Por unanimidade, a 3ª turma do STJ validou, nesta terça-feira, 13, a adoção póstuma de uma criança, mesmo diante de questionamentos da família a respeito da capacidade civil do adotante falecido.
O relator, ministro Ricardo Villas Bôas Cueva, foi acompanhado pelos pares, inclusive pela ministra Nancy Andrighi, que havia pedido vista da ação.
Adoção à brasileira
A origem do caso remonta a uma ação de destituição do poder familiar da mãe biológica, cumulada com pedido de adoção.
O TJ/MG reconheceu a negligência materna, pois a genitora entregou o recém-nascido diretamente aos pretendentes à adoção. Diante disso, o tribunal entendeu que a adoção poderia ser concretizada mesmo após o falecimento de um dos adotantes.
Constava nos autos declaração expressa do adotante falecido, feita em vida, demonstrando o desejo de adotar em conjunto com sua companheira.
O TJ/MG reconheceu a validade dessa manifestação e deferiu a adoção em favor da companheira sobrevivente, com base nos laços de afeto consolidados e no melhor interesse da criança.
Contudo, a existência da união estável foi questionada, e o tribunal estadual entendeu que a eventual paternidade socioafetiva do falecido deveria ser discutida em ação autônoma.
Recursos dos familiares
Três familiares do adotante falecido interpuseram recursos.
Um deles alegou dúvida fundada quanto à capacidade mental do falecido na época da concessão da guarda provisória e defendeu a necessidade de nomeação de curador especial. Também pediu a reabertura da instrução probatória para esclarecimento da questão.
Outro familiar sustentou que o direito à adoção é personalíssimo e se extingue com a morte, além de criticar a desconsideração de laudos psicológicos que indicariam incapacidade do adotante.
O terceiro questionou a inexistência de reconhecimento judicial da união estável e acusou burla ao Cadastro Nacional de Adoção, pois os pretendentes foram habilitados apenas após já exercerem a guarda de fato do menor – o que, segundo ele, comprometeria os princípios da impessoalidade e do melhor interesse da criança.
Voto do relator
Na sessão do dia 1º/4, o relator, ministro Ricardo Villas Bôas Cueva, afirmou que a ausência de interdição judicial ou de provas robustas de incapacidade garantem a presunção da capacidade civil do adotante.
“A presunção da capacidade civil do adotante prevalece na ausência de interdição ou prova suficiente de incapacidade, não havendo necessidade de nomeação de curador especial.”
Ele também reconheceu a possibilidade de união estável com base em declaração conjunta dos adotantes e provas de estabilidade familiar, sendo possível seu reconhecimento incidental na própria ação de adoção. Quanto à adoção póstuma, invocou o §6º do art. 42 do ECA, que autoriza a medida quando há manifestação de vontade inequívoca do falecido.
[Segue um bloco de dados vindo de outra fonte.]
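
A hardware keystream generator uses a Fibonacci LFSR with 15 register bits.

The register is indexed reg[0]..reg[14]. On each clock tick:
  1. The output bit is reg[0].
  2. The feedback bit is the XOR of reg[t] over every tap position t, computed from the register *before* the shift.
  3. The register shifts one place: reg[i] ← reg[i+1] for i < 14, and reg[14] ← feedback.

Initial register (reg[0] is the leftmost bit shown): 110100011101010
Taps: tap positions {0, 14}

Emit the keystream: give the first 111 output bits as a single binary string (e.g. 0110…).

step | reg (before) | out | fb
   0 | 110100011101010 | 1 | 1
   1 | 101000111010101 | 1 | 0
   2 | 010001110101010 | 0 | 0
   3 | 100011101010100 | 1 | 1
   4 | 000111010101001 | 0 | 1
   5 | 001110101010011 | 0 | 1
   6 | 011101010100111 | 0 | 1
   7 | 111010101001111 | 1 | 0
   8 | 110101010011110 | 1 | 1
   9 | 101010100111101 | 1 | 0
  10 | 010101001111010 | 0 | 0
  11 | 101010011110100 | 1 | 1
  12 | 010100111101001 | 0 | 1
  13 | 101001111010011 | 1 | 0
  14 | 010011110100110 | 0 | 0
  15 | 100111101001100 | 1 | 1
  16 | 001111010011001 | 0 | 1
  17 | 011110100110011 | 0 | 1
  18 | 111101001100111 | 1 | 0
  19 | 111010011001110 | 1 | 1
  20 | 110100110011101 | 1 | 0
  21 | 101001100111010 | 1 | 1
  22 | 010011001110101 | 0 | 1
  23 | 100110011101011 | 1 | 0
  24 | 001100111010110 | 0 | 0
  25 | 011001110101100 | 0 | 0
  26 | 110011101011000 | 1 | 1
  27 | 100111010110001 | 1 | 0
  28 | 001110101100010 | 0 | 0
  29 | 011101011000100 | 0 | 0
  30 | 111010110001000 | 1 | 1
  31 | 110101100010001 | 1 | 0
  32 | 101011000100010 | 1 | 1
  33 | 010110001000101 | 0 | 1
  34 | 101100010001011 | 1 | 0
  35 | 011000100010110 | 0 | 0
  36 | 110001000101100 | 1 | 1
  37 | 100010001011001 | 1 | 0
  38 | 000100010110010 | 0 | 0
  39 | 001000101100100 | 0 | 0
  40 | 010001011001000 | 0 | 0
  41 | 100010110010000 | 1 | 1
  42 | 000101100100001 | 0 | 1
  43 | 001011001000011 | 0 | 1
  44 | 010110010000111 | 0 | 1
  45 | 101100100001111 | 1 | 0
  46 | 011001000011110 | 0 | 0
  47 | 110010000111100 | 1 | 1
  48 | 100100001111001 | 1 | 0
  49 | 001000011110010 | 0 | 0
  50 | 010000111100100 | 0 | 0
  51 | 100001111001000 | 1 | 1
  52 | 000011110010001 | 0 | 1
  53 | 000111100100011 | 0 | 1
  54 | 001111001000111 | 0 | 1
  55 | 011110010001111 | 0 | 1
  56 | 111100100011111 | 1 | 0
  57 | 111001000111110 | 1 | 1
  58 | 110010001111101 | 1 | 0
  59 | 100100011111010 | 1 | 1
  60 | 001000111110101 | 0 | 1
  61 | 010001111101011 | 0 | 1
  62 | 100011111010111 | 1 | 0
  63 | 000111110101110 | 0 | 0
  64 | 001111101011100 | 0 | 0
  65 | 011111010111000 | 0 | 0
  66 | 111110101110000 | 1 | 1
  67 | 111101011100001 | 1 | 0
  68 | 111010111000010 | 1 | 1
  69 | 110101110000101 | 1 | 0
  70 | 101011100001010 | 1 | 1
  71 | 010111000010101 | 0 | 1
  72 | 101110000101011 | 1 | 0
  73 | 011100001010110 | 0 | 0
  74 | 111000010101100 | 1 | 1
  75 | 110000101011001 | 1 | 0
  76 | 100001010110010 | 1 | 1
  77 | 000010101100101 | 0 | 1
  78 | 000101011001011 | 0 | 1
  79 | 001010110010111 | 0 | 1
  80 | 010101100101111 | 0 | 1
  81 | 101011001011111 | 1 | 0
  82 | 010110010111110 | 0 | 0
  83 | 101100101111100 | 1 | 1
  84 | 011001011111001 | 0 | 1
  85 | 110010111110011 | 1 | 0
  86 | 100101111100110 | 1 | 1
  87 | 001011111001101 | 0 | 1
  88 | 010111110011011 | 0 | 1
  89 | 101111100110111 | 1 | 0
  90 | 011111001101110 | 0 | 0
  91 | 111110011011100 | 1 | 1
  92 | 111100110111001 | 1 | 0
  93 | 111001101110010 | 1 | 1
  94 | 110011011100101 | 1 | 0
  95 | 100110111001010 | 1 | 1
  96 | 001101110010101 | 0 | 1
  97 | 011011100101011 | 0 | 1
  98 | 110111001010111 | 1 | 0
  99 | 101110010101110 | 1 | 1
 100 | 011100101011101 | 0 | 1
 101 | 111001010111011 | 1 | 0
 102 | 110010101110110 | 1 | 1
 103 | 100101011101101 | 1 | 0
 104 | 001010111011010 | 0 | 0
 105 | 010101110110100 | 0 | 0
 106 | 101011101101000 | 1 | 1
 107 | 010111011010001 | 0 | 1
 108 | 101110110100011 | 1 | 0
 109 | 011101101000110 | 0 | 0
 110 | 111011010001100 | 1 | 1

110100011101010100111101001100111010110001000101100100001111001000111110101110000101011001011111001101110010101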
Sobre a ausência de inscrição no Cadastro Nacional de Adoção, o ministro ressaltou que o princípio do melhor interesse da criança pode justificar exceções.
“A adoção por meio do Cadastro Nacional de Adoção e a observância de sua ordem deve ser excepcionada em raríssimas hipóteses, apenas quando demonstrado atendimento ao melhor interesse da criança”, afirmou, destacando que esse requisito foi plenamente observado no caso concreto.
Melhor interesse da criança
Nesta terça-feira, 13, ministra Daniela Teixeira votou com o relator e reforçou a aplicação do princípio constitucional do melhor interesse da criança:
“Trata-se de uma criança. Aqui eu reconheci a aplicação do princípio constitucional do melhor interesse da criança, prioridade absoluta. Ainda que os motivos que tenham levado à adoção não estejam de fato claros nos autos, e que tenha havido evidentemente burla ao Cadastro Nacional de Adoção, a jurisprudência desta Corte tem firme posicionamento no sentido de que a ilegalidade deve ser combatida, mas, em situações excepcionais, sua rigidez pode ser relativizada para evitar prejuízo à criança – parte vulnerável, sem culpa por qualquer eventual má conduta de seus pais adotantes.”
A ministra destacou, ainda, que a convivência desde tenra idade no lar dos adotantes gerou vínculos afetivos profundos, impossíveis de serem desfeitos tantos anos depois.